A educação ambiental inicia como educação da uma interioridade que gesta a sua comunhão com a exterioridade. E se faz consciência da pertença à teia da vida, em conduta amorosa e ativa, religando o cuidado de si ao cuidado com o derredor. Quem ama, cuida. Não porque necessita cuidar, mas porque deseja.

Diante da miríade de detalhes maravilhosos que compõem a caixa de jóias de cada ecossistema da Terra; em meio às conexões onde a vida se manifesta em sua teia de infindáveis possibilidades; perante a surpreendente beleza da arquitetura do cosmos… há a resposta de quem contempla e medita sobre o bem, o sentido e a gratuidade da existência. Exercício espiritual de quem vivencia uma emoção fundamental que religa o seu universo interior ao mistério da vida e, assim, educa a si mesmo para aprender a amar.

O amor é um sentimento que expressa uma ligação profunda, uma pertença, um envolvimento. Quem ama, cuida. Não porque necessita cuidar, mas porque deseja, porque se percebe conectado e reconhece em sua própria existência e na existência de cada ser vivo uma obra de arte inigualável. Quem ama, admira. Por isso, toma a iniciativa de tornar-se melhor por saber que a vida é um acontecimento de valor infinito. Amar é um modo de sentir profundamente a existência, e de contemplar a interdependência de todos os seres. Quem ama confere espontaneamente a cada um dos seus atos uma responsabilidade autônoma, e não necessita que outro olhar o vigie.

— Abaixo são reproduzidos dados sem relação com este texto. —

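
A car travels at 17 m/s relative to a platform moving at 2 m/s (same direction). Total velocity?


Given: object velocity = 17 m/s, platform velocity = 2 m/s (same direction)
Using classical velocity addition: v_total = v_object + v_platform
v_total = 17 + 2
v_total = 19 m/s

19 m/s


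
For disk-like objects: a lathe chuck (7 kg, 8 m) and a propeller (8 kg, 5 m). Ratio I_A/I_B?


Given: M1=7 kg, R1=8 m, M2=8 kg, R2=5 m
For a disk: I = (1/2)*M*R^2, so I_A/I_B = (M1*R1^2)/(M2*R2^2)
M1*R1^2 = 7*64 = 448
M2*R2^2 = 8*25 = 200
I_A/I_B = 448/200 = 56/25

56/25


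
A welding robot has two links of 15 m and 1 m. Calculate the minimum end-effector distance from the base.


Given: L1 = 15 m, L2 = 1 m
For a 2-link planar arm, min reach = |L1 - L2| (second link folded back)
Min reach = |15 - 1|
Min reach = 14 m

14 m


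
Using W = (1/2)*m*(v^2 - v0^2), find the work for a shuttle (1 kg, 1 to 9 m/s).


Given: m = 1 kg, v0 = 1 m/s, v = 9 m/s
Using W = (1/2)*m*(v^2 - v0^2)
v^2 = 9^2 = 81
v0^2 = 1^2 = 1
v^2 - v0^2 = 81 - 1 = 80
W = (1/2)*1*80 = 40 J

40 J


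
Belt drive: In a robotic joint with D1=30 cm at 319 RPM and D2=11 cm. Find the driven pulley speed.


Given: D1 = 30 cm, w1 = 319 RPM, D2 = 11 cm
Using D1*w1 = D2*w2
w2 = D1*w1 / D2
w2 = 30*319 / 11
w2 = 9570 / 11
w2 = 870 RPM

870 RPM


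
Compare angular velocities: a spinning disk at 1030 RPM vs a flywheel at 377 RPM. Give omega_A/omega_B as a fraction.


Given: RPM_A = 1030, RPM_B = 377
omega = 2*pi*RPM/60, so omega_A/omega_B = RPM_A / RPM_B
omega_A/omega_B = 1030 / 377
omega_A/omega_B = 1030/377

1030/377


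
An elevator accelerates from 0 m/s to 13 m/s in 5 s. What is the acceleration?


Given: initial velocity v0 = 0 m/s, final velocity v = 13 m/s, time t = 5 s
Using a = (v - v0) / t
a = (13 - 0) / 5
a = 13 / 5
a = 13/5 m/s^2

13/5 m/s^2


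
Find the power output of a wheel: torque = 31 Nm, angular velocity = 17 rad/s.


Given: tau = 31 Nm, omega = 17 rad/s
Using P = tau * omega
P = 31 * 17
P = 527 W

527 W


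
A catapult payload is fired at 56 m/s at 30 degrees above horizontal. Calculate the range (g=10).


Given: v0 = 56 m/s, theta = 30 deg, g = 10 m/s^2
sin(2*30) = sin(60) = sqrt(3)/2
Using R = v0^2 * sin(2*theta) / g
R = 56^2 * (sqrt(3)/2) / 10
R = 3136 * sqrt(3) / 20
R = 784/5*sqrt(3) m

784/5*sqrt(3) m


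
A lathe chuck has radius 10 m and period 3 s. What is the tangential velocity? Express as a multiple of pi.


Given: radius r = 10 m, period T = 3 s
Using v = 2*pi*r / T
v = 2*pi*10 / 3
v = 20*pi / 3
v = 20/3*pi m/s

20/3*pi m/s


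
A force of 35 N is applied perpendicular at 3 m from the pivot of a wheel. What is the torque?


Given: F = 35 N, r = 3 m, angle = 90 deg (perpendicular)
Using tau = F * r * sin(90)
sin(90) = 1
tau = 35 * 3 * 1
tau = 105 Nm

105 Nm


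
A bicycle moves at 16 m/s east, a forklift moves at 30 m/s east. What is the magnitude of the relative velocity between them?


Given: v_A = 16 m/s east, v_B = 30 m/s east
Both move in the same direction; relative speed = |v_A - v_B|
|16 - 30| = |-14|
= 14 m/s

14 m/s


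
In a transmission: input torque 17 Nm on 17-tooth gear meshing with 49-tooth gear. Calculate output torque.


Given: N1 = 17, N2 = 49, T1 = 17 Nm
Using T2/T1 = N2/N1
T2 = T1 * N2 / N1
T2 = 17 * 49 / 17
T2 = 833 / 17
T2 = 49 Nm

49 Nm


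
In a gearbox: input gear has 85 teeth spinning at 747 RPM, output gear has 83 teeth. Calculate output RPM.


Given: N1 = 85 teeth, w1 = 747 RPM, N2 = 83 teeth
Using N1*w1 = N2*w2
w2 = N1*w1 / N2
w2 = 85*747 / 83
w2 = 63495 / 83
w2 = 765 RPM

765 RPM


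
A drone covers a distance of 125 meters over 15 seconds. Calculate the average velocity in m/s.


Given: distance d = 125 m, time t = 15 s
Using v = d / t
v = 125 / 15
v = 25/3 m/s

25/3 m/s


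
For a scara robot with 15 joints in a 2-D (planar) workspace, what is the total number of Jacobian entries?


Given: task space dimension = 2, joints = 15
Jacobian is a 2 x 15 matrix
Total entries = rows * columns
Total = 2 * 15
Total = 30

30


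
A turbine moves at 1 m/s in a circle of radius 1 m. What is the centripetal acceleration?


Given: v = 1 m/s, r = 1 m
Using a_c = v^2 / r
a_c = 1^2 / 1
a_c = 1 / 1
a_c = 1 m/s^2

1 m/s^2


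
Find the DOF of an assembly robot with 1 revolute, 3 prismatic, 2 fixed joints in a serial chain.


Given: serial robot with 1 revolute, 3 prismatic, 2 fixed joints
DOF contribution per joint type: revolute=1, prismatic=1, spherical=3, fixed=0
DOF = 1*1 + 3*1 + 2*0
DOF = 4

4


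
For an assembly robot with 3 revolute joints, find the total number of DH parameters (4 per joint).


Given: 3 joints, 4 DH parameters per joint (d, theta, a, alpha)
Total DH parameters = number_of_joints * 4
Total = 3 * 4
Total = 12

12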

A educação reside neste trabalho cotidiano de criar a si mesmo, quando, mais que apenas racionalmente, corações e mentes estão engajados na tarefa de construção de sentido, buscando tornar o tempo da vida uma obra de arte. A educação ambiental inicia, assim, como educação da uma interioridade que gesta a sua comunhão com a exterioridade. E se faz consciência da pertença à teia da vida, em conduta amorosa e ativa, religando o cuidado de si ao cuidado com o derredor. Ao transmutar a significação que pomos em nossas ações, observamos o modo como elas simultaneamente nos transformam. Para ver a natureza como a nossa morada, e prepararmos o mundo para as gerações futuras.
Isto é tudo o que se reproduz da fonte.